La Chambre d’agriculture propose également une aide exceptionnelle du Département à l’acquisition de fourrages secs importés, pour les élevages concernés. "La base de la demande pourrait être de 1,5 tonne de fourrage sec par vache( et renouvellement) , et 150 kg pour une chèvre ou une brebis".
- Acquisition de réservoirs pour les serristes et éleveurs.
- Afin de prévenir toute interruption d’eau par les fermiers, la chambre d’agriculture demande le financement de réservoirs pour les serristes et éleveurs .Ces réservoirs pourraient constituer un stock lors des coupures d’eau et permettre une poursuite minimal de l’activité agricole.

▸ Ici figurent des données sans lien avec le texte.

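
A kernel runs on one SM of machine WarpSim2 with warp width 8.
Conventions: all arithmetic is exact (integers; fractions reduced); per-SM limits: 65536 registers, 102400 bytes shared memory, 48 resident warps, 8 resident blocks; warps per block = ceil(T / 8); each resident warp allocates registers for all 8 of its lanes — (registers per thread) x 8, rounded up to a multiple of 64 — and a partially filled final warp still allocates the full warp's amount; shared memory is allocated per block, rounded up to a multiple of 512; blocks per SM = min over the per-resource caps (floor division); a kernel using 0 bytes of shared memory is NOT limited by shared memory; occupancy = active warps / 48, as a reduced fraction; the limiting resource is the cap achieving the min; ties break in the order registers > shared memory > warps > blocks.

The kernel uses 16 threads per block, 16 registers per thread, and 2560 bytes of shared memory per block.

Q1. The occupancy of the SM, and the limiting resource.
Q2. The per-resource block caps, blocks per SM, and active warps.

Answer: occupancy 1/3, limited by blocks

registers: 256 blocks
shared memory: 40 blocks
warps: 24 blocks
blocks: 8 blocks

Answer: 8 blocks, 16 active warps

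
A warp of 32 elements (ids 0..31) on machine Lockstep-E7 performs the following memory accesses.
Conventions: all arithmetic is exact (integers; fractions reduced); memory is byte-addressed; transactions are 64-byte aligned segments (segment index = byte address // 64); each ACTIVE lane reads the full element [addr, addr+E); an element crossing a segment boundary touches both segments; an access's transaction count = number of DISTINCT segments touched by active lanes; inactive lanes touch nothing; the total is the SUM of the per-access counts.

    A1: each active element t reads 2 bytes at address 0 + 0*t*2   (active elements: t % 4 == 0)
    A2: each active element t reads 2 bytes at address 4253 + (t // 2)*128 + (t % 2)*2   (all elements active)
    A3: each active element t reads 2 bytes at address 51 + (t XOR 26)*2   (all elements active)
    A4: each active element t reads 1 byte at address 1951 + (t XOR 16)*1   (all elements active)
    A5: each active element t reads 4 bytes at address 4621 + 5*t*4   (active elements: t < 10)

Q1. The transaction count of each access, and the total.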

Soutien aux agriculteurs :
La Chambre d’Agriculture demande à ce qu’une étude soit réalisée afin de réaliser le dossier de déclaration de catastrophe naturelle sur le Département de la Réunion et ce, compte tenu des éléments actuels et des prévisions de Météo France sur les trois prochains mois qui privilégie le scénario d’un temps sec. Selon la Chambre d’Agriculture, "une bonne partie de l’Ile doit être classé en zone de catastrophe naturelle".

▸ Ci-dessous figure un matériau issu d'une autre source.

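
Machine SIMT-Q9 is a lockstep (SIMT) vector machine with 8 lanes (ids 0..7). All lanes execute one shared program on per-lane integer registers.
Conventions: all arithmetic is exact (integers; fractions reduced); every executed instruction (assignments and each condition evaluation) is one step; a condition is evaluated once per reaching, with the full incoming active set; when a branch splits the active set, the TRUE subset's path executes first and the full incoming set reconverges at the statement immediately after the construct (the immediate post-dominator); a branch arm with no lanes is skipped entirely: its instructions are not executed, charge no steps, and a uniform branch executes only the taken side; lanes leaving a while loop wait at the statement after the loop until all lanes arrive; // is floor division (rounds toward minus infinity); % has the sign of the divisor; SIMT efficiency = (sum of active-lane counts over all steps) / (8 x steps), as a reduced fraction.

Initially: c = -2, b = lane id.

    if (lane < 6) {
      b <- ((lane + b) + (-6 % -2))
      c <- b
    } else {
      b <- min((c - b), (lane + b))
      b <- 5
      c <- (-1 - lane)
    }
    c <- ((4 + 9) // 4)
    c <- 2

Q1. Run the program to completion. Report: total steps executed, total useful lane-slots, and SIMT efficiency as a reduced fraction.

Answer: 8 steps, 42 useful, 21/32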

Enfin, la Chambre d’Agriculture demande la mise en place d’un revenu complémentaire pour les petites et moyennes exploitations. "La filière canne, les éleveurs de ruminants, les producteurs de fruits et légumes sont affectés par cette sècheresse qui s’annonce catastrophique pour le revenu des agriculteurs avec une diminution de leur chiffre d’affaire lié à une diminution de leur production et / ou une dégradation de la qualité de leur produit".
Au regard de ces éléments, la Chambre d’agriculture demande l’instauration d’un revenu complémentaire pour les petites exploitations agricoles afin que "les agriculteurs puissent continuer à faire vivre leur famille et sauver leur exploitation. Ce revenu complémentaire doit intervenir au plus vite pour éviter la disparition des exploitations les plus fragiles".